So far, U.S. policy for artificial intelligence has largely consisted of industry-led approaches like encouraging transparency, mitigating bias, promoting principles of ethics, and empowering people. These approaches are vital, but they are only half measures. To bring AI within the rule of law, lawmakers must start drawing substantive lines. In this talk, I will identify four AI regulatory approaches as half measures. First, transparency does not produce accountability on its own. Next, while mitigating bias in AI systems is critical, even unbiased systems are a threat to the vulnerable. Third, while “AI ethics” are important, they are a poor substitute for laws. Finally, empowering people in their individual choices misses the larger questions about the distribution of power and collective wellbeing. Instead of these half measures, lawmakers should reject the idea that AI systems are neutral and inevitable. When lawmakers go straight to putting up half-hearted guardrails, they fail to ask the existential question about whether some AI systems should exist at all. To avoid the mistakes of the past, lawmakers must make the hard calls. And AI half measures will certainly not be enough.

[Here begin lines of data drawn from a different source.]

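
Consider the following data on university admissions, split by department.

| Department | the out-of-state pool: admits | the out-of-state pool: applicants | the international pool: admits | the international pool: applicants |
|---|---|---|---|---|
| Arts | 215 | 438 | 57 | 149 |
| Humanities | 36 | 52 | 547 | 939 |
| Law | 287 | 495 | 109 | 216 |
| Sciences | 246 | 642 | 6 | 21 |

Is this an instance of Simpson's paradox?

Arts: the out-of-state pool 215/438 = 49.1%, the international pool 57/149 = 38.3% → the out-of-state pool
Humanities: the out-of-state pool 36/52 = 69.2%, the international pool 547/939 = 58.3% → the out-of-state pool
Law: the out-of-state pool 287/495 = 58.0%, the international pool 109/216 = 50.5% → the out-of-state pool
Sciences: the out-of-state pool 246/642 = 38.3%, the international pool 6/21 = 28.6% → the out-of-state pool
Overall: the out-of-state pool 784/1627 = 48.2%, the international pool 719/1325 = 54.3% → the international pool
The out-of-state pool wins each department group but the international pool wins overall — the comparison reverses. The out-of-state pool's applicants skew toward Sciences, which has a lower base rate.

Yes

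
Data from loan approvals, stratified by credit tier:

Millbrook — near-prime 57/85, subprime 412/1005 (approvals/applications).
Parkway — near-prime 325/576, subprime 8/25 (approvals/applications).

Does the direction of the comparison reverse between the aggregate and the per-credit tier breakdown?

Near-prime: Millbrook 57/85 = 67.1%, Parkway 325/576 = 56.4% → Millbrook
Subprime: Millbrook 412/1005 = 41.0%, Parkway 8/25 = 32.0% → Millbrook
Overall: Millbrook 469/1090 = 43.0%, Parkway 333/601 = 55.4% → Parkway
Millbrook wins each credit group but Parkway wins overall — the comparison reverses. Millbrook's applications skew toward subprime, which has a lower base rate.

Yes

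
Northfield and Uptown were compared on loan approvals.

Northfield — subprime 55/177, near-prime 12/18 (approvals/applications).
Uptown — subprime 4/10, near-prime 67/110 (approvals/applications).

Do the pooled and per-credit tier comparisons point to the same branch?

No

Subprime: Northfield 55/177 = 31.1%, Uptown 4/10 = 40.0% → Uptown
Near-prime: Northfield 12/18 = 66.7%, Uptown 67/110 = 60.9% → Northfield
Overall: Northfield 67/195 = 34.4%, Uptown 71/120 = 59.2% → Uptown
Neither sweeps: Northfield wins 1 of 2 groups, Uptown wins 1. Uptown wins overall but not every group — no Simpson reversal.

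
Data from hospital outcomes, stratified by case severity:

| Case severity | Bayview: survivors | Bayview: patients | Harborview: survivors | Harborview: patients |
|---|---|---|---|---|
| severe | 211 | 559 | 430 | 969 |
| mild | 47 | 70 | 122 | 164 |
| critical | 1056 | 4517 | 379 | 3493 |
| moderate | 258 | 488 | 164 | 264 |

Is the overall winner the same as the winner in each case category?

Severe: Bayview 211/559 = 37.7%, Harborview 430/969 = 44.4% → Harborview
Mild: Bayview 47/70 = 67.1%, Harborview 122/164 = 74.4% → Harborview
Critical: Bayview 1056/4517 = 23.4%, Harborview 379/3493 = 10.9% → Bayview
Moderate: Bayview 258/488 = 52.9%, Harborview 164/264 = 62.1% → Harborview
Overall: Bayview 1572/5634 = 27.9%, Harborview 1095/4890 = 22.4% → Bayview
Neither sweeps: Bayview wins 1 of 4 groups, Harborview wins 3. Bayview wins overall but not every group — no Simpson reversal.

No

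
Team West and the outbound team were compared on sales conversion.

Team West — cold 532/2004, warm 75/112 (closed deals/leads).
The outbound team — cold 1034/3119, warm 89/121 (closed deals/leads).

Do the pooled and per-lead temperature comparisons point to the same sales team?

Yes

Cold: Team West 532/2004 = 26.5%, the outbound team 1034/3119 = 33.2% → the outbound team
Warm: Team West 75/112 = 67.0%, the outbound team 89/121 = 73.6% → the outbound team
Overall: Team West 607/2116 = 28.7%, the outbound team 1123/3240 = 34.7% → the outbound team
The outbound team wins overall and in every lead group — no reversal.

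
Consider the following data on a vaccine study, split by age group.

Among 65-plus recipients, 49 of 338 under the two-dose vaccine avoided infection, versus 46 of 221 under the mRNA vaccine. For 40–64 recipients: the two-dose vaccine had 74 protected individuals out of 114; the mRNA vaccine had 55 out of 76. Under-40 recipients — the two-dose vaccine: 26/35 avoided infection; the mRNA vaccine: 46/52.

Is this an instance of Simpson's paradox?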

Professor Woodrow Hartzog is internationally recognized for his work in privacy and technology law. He has been influential in the debate over privacy and surveillance rules and in the creation and enforcement of information and technology laws. His publications focus on the complex problems that arise when people, organizations, and governments use powerful new technologies to collect, analyze, and share human information.
Professor Hartzog’s work has been published in numerous scholarly publications such as Yale Law Journal, Columbia Law Review, University of Chicago Law Review, California Law Review, Notre Dame Law Review, and Michigan Law Review, and popular national publications such as The Guardian, Wired, BBC, CNN, Bloomberg, New Scientist, Slate, The Atlantic, and The Nation. He has testified multiple times before Congress on data protection issues and served as a commissioner on the Massachusetts Special Commission on Facial Recognition. He is the author of "Privacy’s Blueprint: The Battle to Control the Design of New Technologies," (Harvard University Press, 2018) and the co-author of "Breached! Why Data Security Law Fails and How to Improve It," (Oxford University Press, 2022) with Daniel Solove.